# Approximating discrete sum by integral

• I
• Kashmir

#### Kashmir

I can't understand how this approximation works

##\sum_{k=0}^m\left(\frac{k}{m}\right)^n\approx\int_0^m\left(\frac{x}{m}\right)^ndx\tag{1}##

Choose a moderate value of m, not too small, say m=20.
Then set n=1, and draw the graph of ##f(x) = (\frac xm)^n## between 0 and ##m##. On the same set of axes draw the series of m rectangles such that the k-th rectangle (k = 0, ..., m-1) is the set of points (x,y) with ##\frac km\le x\le \frac{k+1}m## and ##(\frac xm)^n\le y\le (\frac{x+1}m)^n##.

Then do the same thing on a new set of axes, for ##n=2##.

That should give you a strong sense for why the approximation works.

WWGD and Kashmir
WWGD and Kashmir
Choose a moderate value of m, not too small, say m=20.
Then set n=1, and draw the graph of ##f(x) = (\frac xm)^n## between 0 and ##m##. On the same set of axes draw the series of m rectangles such that the k-th rectangle (k = 0, ..., m-1) is the set of points (x,y) with ##\frac km\le x\le \frac{k+1}m## and ##(\frac xm)^n\le y\le (\frac{x+1}m)^n##.

Then do the same thing on a new set of axes, for ##n=2##.

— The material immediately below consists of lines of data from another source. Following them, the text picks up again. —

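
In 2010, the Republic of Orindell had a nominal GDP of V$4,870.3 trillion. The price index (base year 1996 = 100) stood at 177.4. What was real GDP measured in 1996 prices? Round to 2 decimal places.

Real GDP = Nominal / (price index/100) = 4870.3 / 1.774 = 2745.38.

V$2,745.38 trillion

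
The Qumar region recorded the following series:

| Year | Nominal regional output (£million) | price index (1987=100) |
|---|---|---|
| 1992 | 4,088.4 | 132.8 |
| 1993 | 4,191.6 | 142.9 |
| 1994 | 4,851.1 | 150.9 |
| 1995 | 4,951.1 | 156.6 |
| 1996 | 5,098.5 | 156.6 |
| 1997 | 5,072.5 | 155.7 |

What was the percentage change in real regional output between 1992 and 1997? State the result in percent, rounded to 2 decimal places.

Real regional output 1992 = 4088.4/1.328 = 3078.61.
Real regional output 1997 = 5072.5/1.557 = 3257.87.
Change = 3257.87/3078.61 − 1 = 0.0582.

5.82%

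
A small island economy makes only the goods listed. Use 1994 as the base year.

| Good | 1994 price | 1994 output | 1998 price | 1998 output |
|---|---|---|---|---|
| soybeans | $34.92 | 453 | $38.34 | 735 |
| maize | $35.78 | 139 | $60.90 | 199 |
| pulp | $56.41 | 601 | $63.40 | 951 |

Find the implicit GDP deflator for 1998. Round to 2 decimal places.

Nominal GDP 1998 = 38.34·735 + 60.90·199 + 63.40·951 = 100592.40.
Real GDP 1998 (at 1994 prices) = 34.92·735 + 35.78·199 + 56.41·951 = 86432.33.
Deflator = Nominal/Real × 100 = 100592.40/86432.33 × 100 = 116.383.

116.38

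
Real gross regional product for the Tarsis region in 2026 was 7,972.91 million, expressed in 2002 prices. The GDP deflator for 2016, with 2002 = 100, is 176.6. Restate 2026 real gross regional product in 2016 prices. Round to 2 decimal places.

14,080.16 million

Real gross regional product in 2016 prices = Real gross regional product in 2002 prices × (P_2016/P_2002) = 7972.91 × 1.766 = 14080.16.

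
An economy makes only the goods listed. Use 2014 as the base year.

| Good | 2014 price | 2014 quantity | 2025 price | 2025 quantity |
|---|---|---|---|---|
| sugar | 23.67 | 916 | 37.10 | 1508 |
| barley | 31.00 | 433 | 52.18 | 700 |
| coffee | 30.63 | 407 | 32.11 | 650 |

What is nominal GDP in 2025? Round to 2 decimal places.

Nominal GDP 2025 = Σ (p_2025 × q_2025) = 37.10·1508 + 52.18·700 + 32.11·650 = 113344.30.

113344.30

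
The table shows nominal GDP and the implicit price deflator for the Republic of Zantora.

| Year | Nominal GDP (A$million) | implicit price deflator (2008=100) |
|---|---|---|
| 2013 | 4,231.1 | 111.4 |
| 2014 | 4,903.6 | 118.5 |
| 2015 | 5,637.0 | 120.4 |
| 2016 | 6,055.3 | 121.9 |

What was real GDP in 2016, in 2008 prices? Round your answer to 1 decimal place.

A$4,967.4 million

Real GDP 2016 = 6055.3 / 1.219 = 4967.43.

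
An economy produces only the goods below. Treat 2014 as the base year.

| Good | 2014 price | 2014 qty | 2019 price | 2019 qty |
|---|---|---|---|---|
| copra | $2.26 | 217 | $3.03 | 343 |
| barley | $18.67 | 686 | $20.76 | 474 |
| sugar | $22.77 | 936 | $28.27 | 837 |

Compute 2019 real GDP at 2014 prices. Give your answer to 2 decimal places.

Real GDP 2019 = Σ (p_2014 × q_2019) = 2.26·343 + 18.67·474 + 22.77·837 = 28683.25.

$28683.25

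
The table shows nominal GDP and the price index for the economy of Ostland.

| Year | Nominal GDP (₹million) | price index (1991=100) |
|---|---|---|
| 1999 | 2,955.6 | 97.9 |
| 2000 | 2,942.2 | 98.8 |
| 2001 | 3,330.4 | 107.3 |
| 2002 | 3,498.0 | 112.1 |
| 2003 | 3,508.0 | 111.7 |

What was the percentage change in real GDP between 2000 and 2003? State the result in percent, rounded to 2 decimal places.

Real GDP 2000 = 2942.2/0.988 = 2977.94.
Real GDP 2003 = 3508.0/1.117 = 3140.56.
Change = 3140.56/2977.94 − 1 = 0.0546.

5.46%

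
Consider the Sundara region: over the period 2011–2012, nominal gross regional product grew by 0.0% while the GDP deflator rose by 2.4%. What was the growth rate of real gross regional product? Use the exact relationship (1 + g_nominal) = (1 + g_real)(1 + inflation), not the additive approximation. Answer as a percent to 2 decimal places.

(1 + g_nom) = (1 + g_real)(1 + π), so g_real = 1.0000 / 1.0240 − 1 = -0.02344.

-2.34%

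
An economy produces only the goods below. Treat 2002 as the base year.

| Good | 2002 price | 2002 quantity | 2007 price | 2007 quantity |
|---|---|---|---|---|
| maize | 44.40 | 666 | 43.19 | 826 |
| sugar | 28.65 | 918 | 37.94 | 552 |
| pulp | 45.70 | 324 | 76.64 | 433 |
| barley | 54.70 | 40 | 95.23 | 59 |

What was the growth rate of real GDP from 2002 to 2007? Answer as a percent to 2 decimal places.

Real GDP 2002 = Nominal GDP 2002 = 44.40·666 + 28.65·918 + 45.70·324 + 54.70·40 = 72865.90.
Real GDP 2007 (at 2002 prices) = 44.40·826 + 28.65·552 + 45.70·433 + 54.70·59 = 75504.60.
Real growth = 75504.60/72865.90 − 1 = 0.0362.

3.62%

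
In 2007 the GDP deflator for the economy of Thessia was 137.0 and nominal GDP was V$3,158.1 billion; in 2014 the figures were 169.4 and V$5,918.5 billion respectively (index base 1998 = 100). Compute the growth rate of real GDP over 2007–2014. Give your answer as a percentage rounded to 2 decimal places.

51.56%

Deflate each year: 2007 → 3158.1/1.370 = 2305.18; 2014 → 5918.5/1.694 = 3493.80.
So real GDP changed by 3493.80/2305.18 − 1 = 0.5156, i.e. 51.56%.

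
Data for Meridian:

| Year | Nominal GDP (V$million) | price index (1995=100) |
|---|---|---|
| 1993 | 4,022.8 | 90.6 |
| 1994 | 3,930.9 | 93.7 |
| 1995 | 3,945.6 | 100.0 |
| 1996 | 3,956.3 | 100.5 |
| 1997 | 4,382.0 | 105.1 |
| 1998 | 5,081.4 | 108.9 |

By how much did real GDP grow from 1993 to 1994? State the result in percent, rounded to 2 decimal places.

Real GDP 1993 = 4022.8/0.906 = 4440.18.
Real GDP 1994 = 3930.9/0.937 = 4195.20.
Change = 4195.20/4440.18 − 1 = -0.0552.

-5.52%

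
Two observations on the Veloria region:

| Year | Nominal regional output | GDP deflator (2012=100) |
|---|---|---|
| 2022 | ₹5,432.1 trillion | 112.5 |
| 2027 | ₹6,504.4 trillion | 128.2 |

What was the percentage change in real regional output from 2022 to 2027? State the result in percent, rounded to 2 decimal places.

5.08%

Real regional output 2022 = 5432.1 / 1.125 = 4828.53.
Real regional output 2027 = 6504.4 / 1.282 = 5073.63.
Real growth = 5073.63 / 4828.53 − 1 = 0.0508.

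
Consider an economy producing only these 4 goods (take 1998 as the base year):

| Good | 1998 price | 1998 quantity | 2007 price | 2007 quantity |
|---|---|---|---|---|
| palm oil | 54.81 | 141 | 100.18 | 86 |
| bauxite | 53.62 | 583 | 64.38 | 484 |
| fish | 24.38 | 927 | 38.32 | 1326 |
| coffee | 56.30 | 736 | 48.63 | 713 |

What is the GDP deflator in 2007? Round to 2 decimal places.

Nominal GDP 2007 = 100.18·86 + 64.38·484 + 38.32·1326 + 48.63·713 = 125260.91.
Real GDP 2007 (at 1998 prices) = 54.81·86 + 53.62·484 + 24.38·1326 + 56.30·713 = 103135.52.
Deflator = Nominal/Real × 100 = 125260.91/103135.52 × 100 = 121.453.

121.45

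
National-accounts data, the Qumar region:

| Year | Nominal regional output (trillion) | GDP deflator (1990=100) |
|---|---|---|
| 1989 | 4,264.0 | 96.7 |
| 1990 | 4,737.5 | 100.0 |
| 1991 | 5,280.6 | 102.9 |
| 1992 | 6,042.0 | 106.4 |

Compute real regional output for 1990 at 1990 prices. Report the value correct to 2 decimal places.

4,737.50 trillion

Real regional output 1990 = 4737.5 / 1.000 = 4737.50.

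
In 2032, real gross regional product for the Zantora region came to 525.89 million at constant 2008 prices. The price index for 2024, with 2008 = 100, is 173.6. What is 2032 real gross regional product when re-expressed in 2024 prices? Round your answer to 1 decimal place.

Real gross regional product in 2024 prices = Real gross regional product in 2008 prices × (P_2024/P_2008) = 525.89 × 1.736 = 912.95.

912.9 million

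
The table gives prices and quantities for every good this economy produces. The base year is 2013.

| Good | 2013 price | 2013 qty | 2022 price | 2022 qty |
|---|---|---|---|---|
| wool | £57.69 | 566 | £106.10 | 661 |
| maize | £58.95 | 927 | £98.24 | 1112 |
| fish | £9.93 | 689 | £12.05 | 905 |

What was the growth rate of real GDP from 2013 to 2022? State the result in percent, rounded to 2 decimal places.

Real GDP 2013 = Nominal GDP 2013 = 57.69·566 + 58.95·927 + 9.93·689 = 94140.96.
Real GDP 2022 (at 2013 prices) = 57.69·661 + 58.95·1112 + 9.93·905 = 112672.14.
Real growth = 112672.14/94140.96 − 1 = 0.1968.

19.68%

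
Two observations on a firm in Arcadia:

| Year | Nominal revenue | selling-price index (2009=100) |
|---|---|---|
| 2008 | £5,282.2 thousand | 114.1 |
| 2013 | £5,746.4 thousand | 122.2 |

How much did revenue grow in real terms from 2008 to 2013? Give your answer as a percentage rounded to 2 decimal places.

1.58%

Deflate each year: 2008 → 5282.2/1.141 = 4629.45; 2013 → 5746.4/1.222 = 4702.45.
So real revenue changed by 4702.45/4629.45 − 1 = 0.0158, i.e. 1.58%.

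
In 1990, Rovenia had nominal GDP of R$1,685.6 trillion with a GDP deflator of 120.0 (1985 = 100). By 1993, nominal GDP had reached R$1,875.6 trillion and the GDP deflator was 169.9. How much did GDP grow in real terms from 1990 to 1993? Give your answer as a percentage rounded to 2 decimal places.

-21.41%

Deflate each year: 1990 → 1685.6/1.200 = 1404.67; 1993 → 1875.6/1.699 = 1103.94.
So real GDP changed by 1103.94/1404.67 − 1 = -0.2141, i.e. -21.41%.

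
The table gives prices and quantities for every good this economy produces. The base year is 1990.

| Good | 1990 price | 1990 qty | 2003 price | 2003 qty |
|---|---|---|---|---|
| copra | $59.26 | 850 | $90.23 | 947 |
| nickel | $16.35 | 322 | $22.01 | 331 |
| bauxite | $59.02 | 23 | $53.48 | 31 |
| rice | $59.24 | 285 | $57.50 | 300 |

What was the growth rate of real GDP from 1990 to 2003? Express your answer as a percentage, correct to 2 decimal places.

9.82%

Real GDP 1990 = Nominal GDP 1990 = 59.26·850 + 16.35·322 + 59.02·23 + 59.24·285 = 73876.56.
Real GDP 2003 (at 1990 prices) = 59.26·947 + 16.35·331 + 59.02·31 + 59.24·300 = 81132.69.
Real growth = 81132.69/73876.56 − 1 = 0.0982.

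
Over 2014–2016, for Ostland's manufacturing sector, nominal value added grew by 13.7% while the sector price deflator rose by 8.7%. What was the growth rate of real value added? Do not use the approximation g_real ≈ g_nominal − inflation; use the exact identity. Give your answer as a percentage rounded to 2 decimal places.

(1 + g_nom) = (1 + g_real)(1 + π), so g_real = 1.1370 / 1.0870 − 1 = 0.04600.

4.60%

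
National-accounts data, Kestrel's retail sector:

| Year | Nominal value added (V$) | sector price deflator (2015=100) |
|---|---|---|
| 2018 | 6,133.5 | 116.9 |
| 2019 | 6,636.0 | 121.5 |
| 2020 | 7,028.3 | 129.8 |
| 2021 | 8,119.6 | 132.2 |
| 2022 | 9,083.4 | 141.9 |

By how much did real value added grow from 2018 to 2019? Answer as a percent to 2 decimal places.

4.10%

Real value added 2018 = 6133.5/1.169 = 5246.79.
Real value added 2019 = 6636.0/1.215 = 5461.73.
Change = 5461.73/5246.79 − 1 = 0.0410.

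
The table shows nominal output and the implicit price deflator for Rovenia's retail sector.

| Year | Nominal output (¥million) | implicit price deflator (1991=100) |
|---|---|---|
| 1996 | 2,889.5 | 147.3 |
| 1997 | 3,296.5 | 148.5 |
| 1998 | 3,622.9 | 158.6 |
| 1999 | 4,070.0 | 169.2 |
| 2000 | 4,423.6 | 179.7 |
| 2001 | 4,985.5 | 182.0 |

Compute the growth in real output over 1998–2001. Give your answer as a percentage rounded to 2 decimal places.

Real output 1998 = 3622.9/1.586 = 2284.30.
Real output 2001 = 4985.5/1.820 = 2739.29.
Change = 2739.29/2284.30 − 1 = 0.1992.

19.92%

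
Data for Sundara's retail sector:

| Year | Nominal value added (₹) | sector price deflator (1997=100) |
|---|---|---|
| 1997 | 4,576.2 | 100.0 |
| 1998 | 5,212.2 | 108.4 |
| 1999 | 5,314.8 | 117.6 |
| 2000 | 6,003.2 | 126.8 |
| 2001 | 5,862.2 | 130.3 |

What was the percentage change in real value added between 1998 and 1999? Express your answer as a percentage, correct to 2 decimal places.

Real value added 1998 = 5212.2/1.084 = 4808.30.
Real value added 1999 = 5314.8/1.176 = 4519.39.
Change = 4519.39/4808.30 − 1 = -0.0601.

-6.01%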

That should give you a strong sense for why the approximation works.
We first think about the sum as the area under the rectangles having unit width.
This area is roughly the integral of the corresponding continuous function.

Am i right?

We first think about the sum as the area under the rectangles having unit width.
This area is roughly the integral of the corresponding continuous function.

Am i right?
Yes, that's correct. It is called a Riemann Sum. You can read more about them here, including some nice pictures.

Kashmir and WWGD
Yes, that's correct. It is called a Riemann Sum. You can read more about them here, including some nice pictures.
Thank you :)